A RESISTÊNCIA SE FORTALECE

Permanecemos na clandestinidade e o S.B continuou a nos ajudar, além de entrarmos em contato com outros resistentes isolados, que engrossaram nossas fileiras.

Alguns portugueses desistiram ou foram excluídos por mim e no ambiente de intrigas que se seguiu ao fracasso da primeira missão, acabei injustamente por eliminar do grupo o Godinho, excelente elemento, mas vítima de inimigos - por sua mania de falar demais -que com falsas informações o colocaram em "desgraça" perante mim.

O fato de ser o chefe não me tornava infalível e iria cometer mais erros, mesmo durante missões, mas que serviram para ensinar-me a ser mais humilde e menos egocêntrico.

Diriam inclusive em Salisbury, mais tarde, que eu matara Rui, sacrificando o ferido para que não fosse interrogado pela Frelimo. Carreguei com a falsa acusação até que os jornais o mostraram vivo e curado, mas para na verdade padecer durante dois anos de cativeiro e ser, posteriormente, fuzilado como "mercenário" numas das ridículas e funestas demonstrações de força que periodicamente o governo de Samora Machel realizava, para se autoafirmar.

Contudo, crescíamos em força e tamanho...

Um novo ponto para entrar em Moçambique com tranquilidade foi achado: o Skecleton Pass. Altos paredões de pedra cercavam um vale, cavado em forma de "U", como feito por uma geleira nos tempos glaciais. Aqui e ali, estranhamente isolados, enormes blocos de granito jaziam no meio do quilométrico corredor.

Por ali, segundo os mapas históricos, passaram os primeiros colonizadores com suas carroças de quatro rodas puxadas por bois, cujos vestígios ainda estavam presentes, intocados em sua solidão, na forma de objetos de ferro e restos de madeira.

Neste desfiladeiro muitos homens perderam suas vidas, colhidos pela febre ou animais selvagens.

Mudamos de fazenda, passando para uma onde se cultivara fumo e o grande galpão de secagem das folhas serviu de alojamento aos moçambicanos que apareciam de todas as partes, contatados por nossos colaboradores.

Gorongosa por sua vez seria libertada, não por mim, mas pelo comandante André, outro ex-Frelimo que se juntou a nós. Profundo conhecedor da região e também ex-prisioneiro, dirigiu um grupo constituído só de moçambicanos negros, que pela sua resistência física percorreriam os pelo menos 300 quilómetros de ida e volta sem problemas, façanha infelizmente quase impossível para homens brancos que não possuíssem constituição atlética.
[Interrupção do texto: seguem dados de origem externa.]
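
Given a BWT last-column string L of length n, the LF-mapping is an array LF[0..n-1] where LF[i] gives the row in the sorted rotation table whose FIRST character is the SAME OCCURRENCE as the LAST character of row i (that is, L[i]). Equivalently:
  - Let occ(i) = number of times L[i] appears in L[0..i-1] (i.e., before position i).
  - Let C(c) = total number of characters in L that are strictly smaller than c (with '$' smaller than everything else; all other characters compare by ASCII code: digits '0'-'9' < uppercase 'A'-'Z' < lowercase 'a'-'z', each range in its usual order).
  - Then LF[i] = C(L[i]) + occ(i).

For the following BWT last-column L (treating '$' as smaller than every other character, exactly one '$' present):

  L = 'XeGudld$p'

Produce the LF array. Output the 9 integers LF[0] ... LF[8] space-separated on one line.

Answer: 2 5 1 8 3 6 4 0 7

Derivation:
Char counts: '$':1, 'G':1, 'X':1, 'd':2, 'e':1, 'l':1, 'p':1, 'u':1
C (first-col start): C('$')=0, C('G')=1, C('X')=2, C('d')=3, C('e')=5, C('l')=6, C('p')=7, C('u')=8
L[0]='X': occ=0, LF[0]=C('X')+0=2+0=2
L[1]='e': occ=0, LF[1]=C('e')+0=5+0=5
L[2]='G': occ=0, LF[2]=C('G')+0=1+0=1
L[3]='u': occ=0, LF[3]=C('u')+0=8+0=8
L[4]='d': occ=0, LF[4]=C('d')+0=3+0=3
L[5]='l': occ=0, LF[5]=C('l')+0=6+0=6
L[6]='d': occ=1, LF[6]=C('d')+1=3+1=4
L[7]='$': occ=0, LF[7]=C('$')+0=0+0=0
L[8]='p': occ=0, LF[8]=C('p')+0=7+0=7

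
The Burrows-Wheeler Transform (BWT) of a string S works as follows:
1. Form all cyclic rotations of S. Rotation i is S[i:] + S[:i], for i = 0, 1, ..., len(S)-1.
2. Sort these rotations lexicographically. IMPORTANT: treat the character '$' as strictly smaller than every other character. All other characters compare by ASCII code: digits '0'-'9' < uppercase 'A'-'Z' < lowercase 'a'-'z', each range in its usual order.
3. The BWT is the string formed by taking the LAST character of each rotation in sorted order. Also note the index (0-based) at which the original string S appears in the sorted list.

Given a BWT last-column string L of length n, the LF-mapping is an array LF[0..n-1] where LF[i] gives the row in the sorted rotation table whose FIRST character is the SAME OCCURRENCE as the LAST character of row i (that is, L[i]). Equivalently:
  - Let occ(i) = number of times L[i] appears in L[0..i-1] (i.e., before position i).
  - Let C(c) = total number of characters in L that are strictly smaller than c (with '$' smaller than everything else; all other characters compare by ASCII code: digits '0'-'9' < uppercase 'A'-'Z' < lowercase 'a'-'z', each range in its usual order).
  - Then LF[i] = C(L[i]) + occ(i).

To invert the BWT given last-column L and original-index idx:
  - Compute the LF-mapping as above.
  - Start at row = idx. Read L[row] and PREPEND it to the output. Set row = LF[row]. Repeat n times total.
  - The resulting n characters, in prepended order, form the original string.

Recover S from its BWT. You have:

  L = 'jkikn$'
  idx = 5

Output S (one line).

LF mapping: 2 3 1 4 5 0
Walk LF starting at row 5, prepending L[row]:
  step 1: row=5, L[5]='$', prepend. Next row=LF[5]=0
  step 2: row=0, L[0]='j', prepend. Next row=LF[0]=2
  step 3: row=2, L[2]='i', prepend. Next row=LF[2]=1
  step 4: row=1, L[1]='k', prepend. Next row=LF[1]=3
  step 5: row=3, L[3]='k', prepend. Next row=LF[3]=4
  step 6: row=4, L[4]='n', prepend. Next row=LF[4]=5
Reversed output: nkkij$

Answer: nkkij$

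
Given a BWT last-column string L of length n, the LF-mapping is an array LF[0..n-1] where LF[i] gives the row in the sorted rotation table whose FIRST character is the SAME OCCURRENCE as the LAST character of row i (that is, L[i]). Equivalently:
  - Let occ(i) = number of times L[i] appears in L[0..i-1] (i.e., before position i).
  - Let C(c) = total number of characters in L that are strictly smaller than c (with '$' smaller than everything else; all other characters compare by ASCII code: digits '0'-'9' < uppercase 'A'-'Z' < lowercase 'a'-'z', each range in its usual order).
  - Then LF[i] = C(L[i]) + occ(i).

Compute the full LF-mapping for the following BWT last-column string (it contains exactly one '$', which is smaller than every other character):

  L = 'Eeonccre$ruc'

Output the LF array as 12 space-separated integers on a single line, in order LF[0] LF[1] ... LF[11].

Answer: 1 5 8 7 2 3 9 6 0 10 11 4

Derivation:
Char counts: '$':1, 'E':1, 'c':3, 'e':2, 'n':1, 'o':1, 'r':2, 'u':1
C (first-col start): C('$')=0, C('E')=1, C('c')=2, C('e')=5, C('n')=7, C('o')=8, C('r')=9, C('u')=11
L[0]='E': occ=0, LF[0]=C('E')+0=1+0=1
L[1]='e': occ=0, LF[1]=C('e')+0=5+0=5
L[2]='o': occ=0, LF[2]=C('o')+0=8+0=8
L[3]='n': occ=0, LF[3]=C('n')+0=7+0=7
L[4]='c': occ=0, LF[4]=C('c')+0=2+0=2
L[5]='c': occ=1, LF[5]=C('c')+1=2+1=3
L[6]='r': occ=0, LF[6]=C('r')+0=9+0=9
L[7]='e': occ=1, LF[7]=C('e')+1=5+1=6
L[8]='$': occ=0, LF[8]=C('$')+0=0+0=0
L[9]='r': occ=1, LF[9]=C('r')+1=9+1=10
L[10]='u': occ=0, LF[10]=C('u')+0=11+0=11
L[11]='c': occ=2, LF[11]=C('c')+2=2+2=4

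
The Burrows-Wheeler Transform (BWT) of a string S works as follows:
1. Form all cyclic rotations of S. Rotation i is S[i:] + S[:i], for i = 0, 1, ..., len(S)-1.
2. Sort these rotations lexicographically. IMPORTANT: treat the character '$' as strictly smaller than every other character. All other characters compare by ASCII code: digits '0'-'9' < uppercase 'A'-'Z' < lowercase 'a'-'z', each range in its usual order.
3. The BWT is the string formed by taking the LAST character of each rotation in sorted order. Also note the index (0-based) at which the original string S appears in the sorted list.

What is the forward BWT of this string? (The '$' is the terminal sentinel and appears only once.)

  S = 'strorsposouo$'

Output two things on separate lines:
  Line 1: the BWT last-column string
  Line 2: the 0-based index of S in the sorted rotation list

All 13 rotations (rotation i = S[i:]+S[:i]):
  rot[0] = strorsposouo$
  rot[1] = trorsposouo$s
  rot[2] = rorsposouo$st
  rot[3] = orsposouo$str
  rot[4] = rsposouo$stro
  rot[5] = sposouo$stror
  rot[6] = posouo$strors
  rot[7] = osouo$strorsp
  rot[8] = souo$strorspo
  rot[9] = ouo$strorspos
  rot[10] = uo$strorsposo
  rot[11] = o$strorsposou
  rot[12] = $strorsposouo
Sorted (with $ < everything):
  sorted[0] = $strorsposouo  (last char: 'o')
  sorted[1] = o$strorsposou  (last char: 'u')
  sorted[2] = orsposouo$str  (last char: 'r')
  sorted[3] = osouo$strorsp  (last char: 'p')
  sorted[4] = ouo$strorspos  (last char: 's')
  sorted[5] = posouo$strors  (last char: 's')
  sorted[6] = rorsposouo$st  (last char: 't')
  sorted[7] = rsposouo$stro  (last char: 'o')
  sorted[8] = souo$strorspo  (last char: 'o')
  sorted[9] = sposouo$stror  (last char: 'r')
  sorted[10] = strorsposouo$  (last char: '$')
  sorted[11] = trorsposouo$s  (last char: 's')
  sorted[12] = uo$strorsposo  (last char: 'o')
Last column: ourpsstoor$so
Original string S is at sorted index 10

Answer: ourpsstoor$so
10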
Ao mesmo tempo em que ele chegava a Gorongosa, no campo chamado Sacudzo, meu grupo realizava missões de sabotagem, para desorientar a Frelimo.

André perdeu apenas um dos libertos, morto durante a fuga e o caudal da Resistência aumentou ainda mais com essa adesão maciça de novos elementos.
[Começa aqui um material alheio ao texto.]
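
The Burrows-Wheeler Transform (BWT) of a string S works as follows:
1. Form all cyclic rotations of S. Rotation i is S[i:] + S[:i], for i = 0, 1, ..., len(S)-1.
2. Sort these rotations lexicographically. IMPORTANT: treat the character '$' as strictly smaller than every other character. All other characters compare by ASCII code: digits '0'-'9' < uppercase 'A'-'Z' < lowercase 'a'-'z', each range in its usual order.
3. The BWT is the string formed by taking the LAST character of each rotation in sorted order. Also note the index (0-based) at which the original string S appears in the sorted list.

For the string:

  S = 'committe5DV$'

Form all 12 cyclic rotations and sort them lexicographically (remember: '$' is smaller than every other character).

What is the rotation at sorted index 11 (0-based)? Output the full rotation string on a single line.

Answer: tte5DV$commi

Derivation:
All 12 rotations (rotation i = S[i:]+S[:i]):
  rot[0] = committe5DV$
  rot[1] = ommitte5DV$c
  rot[2] = mmitte5DV$co
  rot[3] = mitte5DV$com
  rot[4] = itte5DV$comm
  rot[5] = tte5DV$commi
  rot[6] = te5DV$commit
  rot[7] = e5DV$committ
  rot[8] = 5DV$committe
  rot[9] = DV$committe5
  rot[10] = V$committe5D
  rot[11] = $committe5DV
Sorted (with $ < everything):
  sorted[0] = $committe5DV
  sorted[1] = 5DV$committe
  sorted[2] = DV$committe5
  sorted[3] = V$committe5D
  sorted[4] = committe5DV$
  sorted[5] = e5DV$committ
  sorted[6] = itte5DV$comm
  sorted[7] = mitte5DV$com
  sorted[8] = mmitte5DV$co
  sorted[9] = ommitte5DV$c
  sorted[10] = te5DV$commit
  sorted[11] = tte5DV$commi
sorted[11] = tte5DV$commi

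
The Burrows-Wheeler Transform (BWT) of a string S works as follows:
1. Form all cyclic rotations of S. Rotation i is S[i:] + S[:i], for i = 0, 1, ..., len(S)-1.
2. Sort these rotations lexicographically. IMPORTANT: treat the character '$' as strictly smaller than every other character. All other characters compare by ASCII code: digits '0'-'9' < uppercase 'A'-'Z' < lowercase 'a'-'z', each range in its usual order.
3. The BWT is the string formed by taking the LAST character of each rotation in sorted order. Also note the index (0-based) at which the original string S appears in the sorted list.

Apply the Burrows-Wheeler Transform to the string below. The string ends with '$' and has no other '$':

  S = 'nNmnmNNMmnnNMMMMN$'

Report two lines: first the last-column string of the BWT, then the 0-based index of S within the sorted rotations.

Answer: NNMMMNMnNmnnNMn$mm
15

Derivation:
All 18 rotations (rotation i = S[i:]+S[:i]):
  rot[0] = nNmnmNNMmnnNMMMMN$
  rot[1] = NmnmNNMmnnNMMMMN$n
  rot[2] = mnmNNMmnnNMMMMN$nN
  rot[3] = nmNNMmnnNMMMMN$nNm
  rot[4] = mNNMmnnNMMMMN$nNmn
  rot[5] = NNMmnnNMMMMN$nNmnm
  rot[6] = NMmnnNMMMMN$nNmnmN
  rot[7] = MmnnNMMMMN$nNmnmNN
  rot[8] = mnnNMMMMN$nNmnmNNM
  rot[9] = nnNMMMMN$nNmnmNNMm
  rot[10] = nNMMMMN$nNmnmNNMmn
  rot[11] = NMMMMN$nNmnmNNMmnn
  rot[12] = MMMMN$nNmnmNNMmnnN
  rot[13] = MMMN$nNmnmNNMmnnNM
  rot[14] = MMN$nNmnmNNMmnnNMM
  rot[15] = MN$nNmnmNNMmnnNMMM
  rot[16] = N$nNmnmNNMmnnNMMMM
  rot[17] = $nNmnmNNMmnnNMMMMN
Sorted (with $ < everything):
  sorted[0] = $nNmnmNNMmnnNMMMMN  (last char: 'N')
  sorted[1] = MMMMN$nNmnmNNMmnnN  (last char: 'N')
  sorted[2] = MMMN$nNmnmNNMmnnNM  (last char: 'M')
  sorted[3] = MMN$nNmnmNNMmnnNMM  (last char: 'M')
  sorted[4] = MN$nNmnmNNMmnnNMMM  (last char: 'M')
  sorted[5] = MmnnNMMMMN$nNmnmNN  (last char: 'N')
  sorted[6] = N$nNmnmNNMmnnNMMMM  (last char: 'M')
  sorted[7] = NMMMMN$nNmnmNNMmnn  (last char: 'n')
  sorted[8] = NMmnnNMMMMN$nNmnmN  (last char: 'N')
  sorted[9] = NNMmnnNMMMMN$nNmnm  (last char: 'm')
  sorted[10] = NmnmNNMmnnNMMMMN$n  (last char: 'n')
  sorted[11] = mNNMmnnNMMMMN$nNmn  (last char: 'n')
  sorted[12] = mnmNNMmnnNMMMMN$nN  (last char: 'N')
  sorted[13] = mnnNMMMMN$nNmnmNNM  (last char: 'M')
  sorted[14] = nNMMMMN$nNmnmNNMmn  (last char: 'n')
  sorted[15] = nNmnmNNMmnnNMMMMN$  (last char: '$')
  sorted[16] = nmNNMmnnNMMMMN$nNm  (last char: 'm')
  sorted[17] = nnNMMMMN$nNmnmNNMm  (last char: 'm')
Last column: NNMMMNMnNmnnNMn$mm
Original string S is at sorted index 15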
Eu e meu grupo original nos constituiríamos em advisers, recebendo um curso de demolição dado por Danny, na base aérea de Gwelo. Durante uma semana trabalhamos com os mais variados tipos de material, tanto ocidental como dos países de Leste, aprendendo todos os truques na arte do manuseio de explosivos e confecção de minas e armadilhas.

         Fisicamente não podia competir com os africanos e em sã consciência sabia que um branco só atrasaria as progressões, além de até atrapalhar em caso de terem de passar despercebidos em vilas e cidades. Eu lançara a semente, a Rhodésia cedera-nos o adubo e daí nasceu uma planta forte, vigorosa, a Resistência Nacional Moçambicana, que antes de nós já existia, na forma de ações individuais e isoladas de reação armada.

Aglutinamos tudo isso e dei-lhes um nome. A planta frutificou e já não precisava de mim, reles jardineiro. A fim de não criar divisões tentando impor meu método pessoal sobre a vivência dos africanos, compreendi que havia chegado a hora de partir.

Fizera o que devia, mas além disto não poderia ir ou seria ultrapassado. E deixando tudo aos africanos, dissolveria como sempre o inevitável circo de parasitas da retaguarda, homens que em Salisbury já se intitulavam porta-vozes do nosso grupo e criaram um "conselho da Resistência", desfilando com ar misterioso pelos bares, alimentando sua sede de glória, incapazes de a conseguirem de arma na mão.

Deixara a fazenda equipada, havia idealizado e construído uma pista de treinamento, distribuíra trincheiras estrategicamente colocadas, abrigos contra morteiros e dera instrução militar a todos os civis voluntários.

Devo me apressar, a Europa é minha meta - tenho que divulgar esta luta ao mundo. Voltei a Salisbury e à civilização, com mais uma etapa cumprida contra o comunismo internacional.